# About positive eigenvectors of $-\Delta$ on $\mathbb R^N$

Im interested whether there exists positive solutions of $$(*)\begin{cases} -\Delta u=\lambda u\\ u\in H^1(\mathbb R^N) \end{cases}$$ for some $$\lambda\in\mathbb R$$. Here, we hve $$-\Delta=-\sum\partial_i^2$$.

On the one hand, it es well known that in case $$N=1$$ the equation $$-u''=\lambda u$$ has the general solution $$\begin{cases} a\sin(\sqrt{\lambda}x)+b\cos(\sqrt{\lambda}x) & \text{ if }\lambda>0\\ at+b & \text{ if }\lambda=0\\ ae^{\sqrt{|\lambda|}x}+be^{-\sqrt{|\lambda|}x} & \text{ if }\lambda<0 \end{cases}$$ But obviously non of these are square integrable. So I claimed

There is no nontrivial and positive solution of $$(*)$$ for $$N\leq 4$$.
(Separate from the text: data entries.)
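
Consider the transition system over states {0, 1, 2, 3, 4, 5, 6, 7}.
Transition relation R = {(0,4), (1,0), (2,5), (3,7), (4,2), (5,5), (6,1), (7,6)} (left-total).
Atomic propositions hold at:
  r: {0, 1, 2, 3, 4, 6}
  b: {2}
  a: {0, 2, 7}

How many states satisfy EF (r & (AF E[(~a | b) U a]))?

7

Sat(~a) = {1, 3, 4, 5, 6}
Sat(~a | b) = {1, 2, 3, 4, 5, 6}
E[(~a | b) U a]: least fixpoint, start Z0 = Sat(a) = {0, 2, 7}, add states in Sat(~a | b) with some successor in Z. Z1 = {0, 1, 2, 3, 4, 7}; Z2 = {0, 1, 2, 3, 4, 6, 7}; fixed.
Sat(E[(~a | b) U a]) = {0, 1, 2, 3, 4, 6, 7}
AF E[(~a | b) U a]: least fixpoint, start Z0 = {0, 1, 2, 3, 4, 6, 7}, add states with every successor in Z. Already a fixed point.
Sat(AF E[(~a | b) U a]) = {0, 1, 2, 3, 4, 6, 7}
Sat(r & (AF E[(~a | b) U a])) = {0, 1, 2, 3, 4, 6}
EF (r & (AF E[(~a | b) U a])): least fixpoint, start Z0 = {0, 1, 2, 3, 4, 6}, add states with some successor in Z. Z1 = {0, 1, 2, 3, 4, 6, 7}; fixed.
Sat(EF (r & (AF E[(~a | b) U a]))) = {0, 1, 2, 3, 4, 6, 7}
|Sat(EF (r & (AF E[(~a | b) U a])))| = |{0, 1, 2, 3, 4, 6, 7}| = 7.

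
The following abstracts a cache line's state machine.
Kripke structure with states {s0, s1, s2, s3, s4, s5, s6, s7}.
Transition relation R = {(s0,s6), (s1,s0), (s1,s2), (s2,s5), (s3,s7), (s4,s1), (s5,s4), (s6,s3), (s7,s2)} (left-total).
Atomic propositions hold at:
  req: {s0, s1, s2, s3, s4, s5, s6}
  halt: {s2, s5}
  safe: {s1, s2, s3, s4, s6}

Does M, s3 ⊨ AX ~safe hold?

Yes

Sat(~safe) = {s0, s5, s7}
Sat(AX ~safe) = {s : every successor in {s0, s5, s7}} = {s2, s3}
s3 ∈ Sat(AX ~safe) = {s2, s3}, so the formula holds at s3.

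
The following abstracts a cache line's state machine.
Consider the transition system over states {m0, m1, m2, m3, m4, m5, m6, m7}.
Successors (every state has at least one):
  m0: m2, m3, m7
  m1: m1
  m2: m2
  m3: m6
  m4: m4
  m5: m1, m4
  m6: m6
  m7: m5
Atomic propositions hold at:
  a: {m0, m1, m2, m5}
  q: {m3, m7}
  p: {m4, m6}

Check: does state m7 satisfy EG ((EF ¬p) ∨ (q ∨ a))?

Yes

Sat(¬p) = {m0, m1, m2, m3, m5, m7}
EF ¬p: least fixpoint, start Z0 = {m0, m1, m2, m3, m5, m7}, add states with some successor in Z. Already a fixed point.
Sat(EF ¬p) = {m0, m1, m2, m3, m5, m7}
Sat(q ∨ a) = {m0, m1, m2, m3, m5, m7}
Sat((EF ¬p) ∨ (q ∨ a)) = {m0, m1, m2, m3, m5, m7}
EG ((EF ¬p) ∨ (q ∨ a)): greatest fixpoint, start Z0 = {m0, m1, m2, m3, m5, m7}, keep only states in Sat with some successor in Z. Z1 = {m0, m1, m2, m5, m7}; fixed.
Sat(EG ((EF ¬p) ∨ (q ∨ a))) = {m0, m1, m2, m5, m7}
m7 ∈ Sat(EG ((EF ¬p) ∨ (q ∨ a))) = {m0, m1, m2, m5, m7}, so the formula holds at m7.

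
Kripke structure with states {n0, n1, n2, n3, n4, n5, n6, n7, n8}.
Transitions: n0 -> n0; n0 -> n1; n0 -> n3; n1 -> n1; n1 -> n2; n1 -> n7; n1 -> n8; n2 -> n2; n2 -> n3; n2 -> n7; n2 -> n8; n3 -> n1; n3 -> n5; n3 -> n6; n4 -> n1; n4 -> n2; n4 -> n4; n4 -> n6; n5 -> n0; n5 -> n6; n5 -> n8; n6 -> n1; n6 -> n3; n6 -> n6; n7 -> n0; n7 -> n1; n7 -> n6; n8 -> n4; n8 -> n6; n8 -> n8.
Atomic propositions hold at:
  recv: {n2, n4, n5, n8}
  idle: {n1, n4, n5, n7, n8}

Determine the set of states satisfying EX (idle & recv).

{n1, n2, n3, n4, n5, n8}

Sat(idle & recv) = {n4, n5, n8}
Sat(EX (idle & recv)) = {s : some successor in {n4, n5, n8}} = {n1, n2, n3, n4, n5, n8}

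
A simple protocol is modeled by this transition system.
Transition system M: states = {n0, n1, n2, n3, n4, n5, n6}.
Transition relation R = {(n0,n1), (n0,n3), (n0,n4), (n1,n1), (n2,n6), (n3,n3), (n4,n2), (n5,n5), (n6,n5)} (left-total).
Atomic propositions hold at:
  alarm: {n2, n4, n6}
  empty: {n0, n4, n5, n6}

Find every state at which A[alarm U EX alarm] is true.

Sat(EX alarm) = {s : some successor in {n2, n4, n6}} = {n0, n2, n4}
A[alarm U EX alarm]: least fixpoint, start Z0 = Sat(EX alarm) = {n0, n2, n4}, add states in Sat(alarm) with every successor in Z. Already a fixed point.
Sat(A[alarm U EX alarm]) = {n0, n2, n4}

{n0, n2, n4}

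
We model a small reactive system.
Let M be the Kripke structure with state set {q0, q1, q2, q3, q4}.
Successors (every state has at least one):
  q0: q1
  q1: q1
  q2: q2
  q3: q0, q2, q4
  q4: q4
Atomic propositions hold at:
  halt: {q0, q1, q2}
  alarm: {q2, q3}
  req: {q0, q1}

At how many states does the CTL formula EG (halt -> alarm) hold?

3

Sat(halt -> alarm) = {q2, q3, q4}
EG (halt -> alarm): greatest fixpoint, start Z0 = {q2, q3, q4}, keep only states in Sat with some successor in Z. Already a fixed point.
Sat(EG (halt -> alarm)) = {q2, q3, q4}
|Sat(EG (halt -> alarm))| = |{q2, q3, q4}| = 3.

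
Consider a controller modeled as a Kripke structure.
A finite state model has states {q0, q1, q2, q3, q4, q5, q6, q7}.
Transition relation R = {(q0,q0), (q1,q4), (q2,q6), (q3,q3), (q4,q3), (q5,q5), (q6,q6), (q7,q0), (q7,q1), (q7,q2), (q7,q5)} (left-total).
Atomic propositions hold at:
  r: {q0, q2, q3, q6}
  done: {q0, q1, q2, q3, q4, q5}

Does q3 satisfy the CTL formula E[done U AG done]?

AG done: greatest fixpoint, start Z0 = {q0, q1, q2, q3, q4, q5}, keep only states in Sat with every successor in Z. Z1 = {q0, q1, q3, q4, q5}; fixed.
Sat(AG done) = {q0, q1, q3, q4, q5}
E[done U AG done]: least fixpoint, start Z0 = Sat(AG done) = {q0, q1, q3, q4, q5}, add states in Sat(done) with some successor in Z. Already a fixed point.
Sat(E[done U AG done]) = {q0, q1, q3, q4, q5}
q3 ∈ Sat(E[done U AG done]) = {q0, q1, q3, q4, q5}, so the formula holds at q3.

Yes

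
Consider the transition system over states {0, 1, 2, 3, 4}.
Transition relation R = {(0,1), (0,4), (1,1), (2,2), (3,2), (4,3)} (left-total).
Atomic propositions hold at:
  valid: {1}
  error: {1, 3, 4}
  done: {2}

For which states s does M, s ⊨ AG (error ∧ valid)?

Sat(error ∧ valid) = {1}
AG (error ∧ valid): greatest fixpoint, start Z0 = {1}, keep only states in Sat with every successor in Z. Already a fixed point.
Sat(AG (error ∧ valid)) = {1}

{1}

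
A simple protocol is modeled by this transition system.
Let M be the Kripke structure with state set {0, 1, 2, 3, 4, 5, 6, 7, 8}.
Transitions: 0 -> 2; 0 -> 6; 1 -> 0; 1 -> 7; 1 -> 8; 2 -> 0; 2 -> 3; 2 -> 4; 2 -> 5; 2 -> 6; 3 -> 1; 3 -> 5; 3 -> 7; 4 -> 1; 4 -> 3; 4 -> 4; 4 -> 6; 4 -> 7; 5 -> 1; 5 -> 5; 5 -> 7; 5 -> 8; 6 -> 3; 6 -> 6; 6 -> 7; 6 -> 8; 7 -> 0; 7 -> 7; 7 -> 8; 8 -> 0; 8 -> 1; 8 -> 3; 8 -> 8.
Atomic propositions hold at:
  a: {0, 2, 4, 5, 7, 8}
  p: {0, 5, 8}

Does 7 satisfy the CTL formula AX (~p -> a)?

Sat(~p) = {1, 2, 3, 4, 6, 7}
Sat(~p -> a) = {0, 2, 4, 5, 7, 8}
Sat(AX (~p -> a)) = {s : every successor in {0, 2, 4, 5, 7, 8}} = {1, 7}
7 ∈ Sat(AX (~p -> a)) = {1, 7}, so the formula holds at 7.

Yes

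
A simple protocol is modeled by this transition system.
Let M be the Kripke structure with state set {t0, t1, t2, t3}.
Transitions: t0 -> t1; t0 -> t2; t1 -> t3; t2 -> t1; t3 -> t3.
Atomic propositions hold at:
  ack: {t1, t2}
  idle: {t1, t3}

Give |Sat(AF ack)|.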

I would appreciate if you can verify if my proof it correct or point out if I missed a point.

Proof:

Let be $$\lambda\geq 0$$ and $$u\in H^1(\mathbb R^N)$$ a positive solution of $$(*)$$. Then we get $$-\Delta u=\lambda u\geq 0$$. In this case, there are theorems which claims for $$N\geq 4$$ that $$u$$ has to be constantly zero.

So, we have to consider the case $$\lambda<0$$. A solution of $$(*)$$ is a critical point of the function $$I(u):=\frac12|\nabla u|_2^2-\frac{\lambda}2|u|_2^2$$, where $$|~\cdot~|_2$$ denotes the $$L^2(\mathbb R^N)$$-norm. But then we get $$0=\nabla I(u)[u]=|\nabla u|_2^2-\lambda|u|_2^2=|\nabla u|_2^2+|\lambda|\cdot|u|_2^2.$$ But this yields $$u\equiv 0$$.

End of the proof

Ok, how about the eigenvectors of $$-\Delta$$ for $$N\geq 2$$? The conclusion is, that the eigenvectors of $$-\Delta$$ have either sign changes or they are not in $$L^2(\mathbb R^N)$$. Are there some eigenvectors explicitly known?

• The Laplacian has no eigenfunctions in $L^2$. This can be easily verified using Fourier transform. See also this closely related question: math.stackexchange.com/questions/790401/… and probably many others on this site. – MaoWao Jan 24 at 10:28
• @MaoWao Nice, I see. So, assume $f$ is an $L^2$ eigenfunction to an eigenvalue $\lambda\in\mathbb C$, then using Fourier transformation gives $(|\xi|^2-\lambda)\hat f=0$, which implies $\hat f=0$ and then $f=0$. Is it correct? – Mundron Schmidt Jan 25 at 21:58
• Yes, that is correct. – MaoWao Jan 31 at 10:11